心さん、そろそろ俺にしませんか?




「もうこんな時間か。いや~はかどったな!」



「つーかーれーたー」



「こんなに集中できたの久しぶりだよ」



と先輩達の声が聞こえ、ふとケータイで時間を確認する。時間は夕方の6時半過ぎ。図書館にいた人は、来た時より少なくなっていた。



「そろそろ図書館出る?閉館の時間もそろそろだし」



「そうだな。原田達も大丈夫か?」



キャプテンの言葉に返事をする俺達。それから勉強道具をカバンへ入れ、小声でジャンケンをして負けたイチに消しカスをプレゼント。イチは渋々ゴミ箱へ向かった。

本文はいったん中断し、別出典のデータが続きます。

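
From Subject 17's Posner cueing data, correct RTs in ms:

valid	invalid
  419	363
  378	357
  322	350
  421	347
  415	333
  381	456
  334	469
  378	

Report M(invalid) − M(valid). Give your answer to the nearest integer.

M(valid) = 3048/8 = 381.000
M(invalid) = 2675/7 = 382.143
Difference = 382.143 − 381.000 = 1.143 ms

1 ms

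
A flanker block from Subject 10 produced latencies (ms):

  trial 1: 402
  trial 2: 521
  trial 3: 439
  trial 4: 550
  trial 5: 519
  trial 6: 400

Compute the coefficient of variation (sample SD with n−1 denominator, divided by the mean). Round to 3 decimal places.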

「あー、真面目に勉強した後は気持ちがいいなー!んー!」



外に出ると、キャプテンが大きく伸びをする。それに続いてイチも両手を空へ伸ばした。



「ブチ、お前途中寝てたろーが」



そこへ佐原先輩から一言。俺も人のことは言えないので、ここは何も言いません。



「サハ、そうやってブチをいじるのもほどほどにね。ほら、すぐショック受けてんじゃん」



そう言ったのは、キャプテン(ブチ)の彼女であるサワさん。澤本の姉貴で、どこか澤本と似ている雰囲気がある。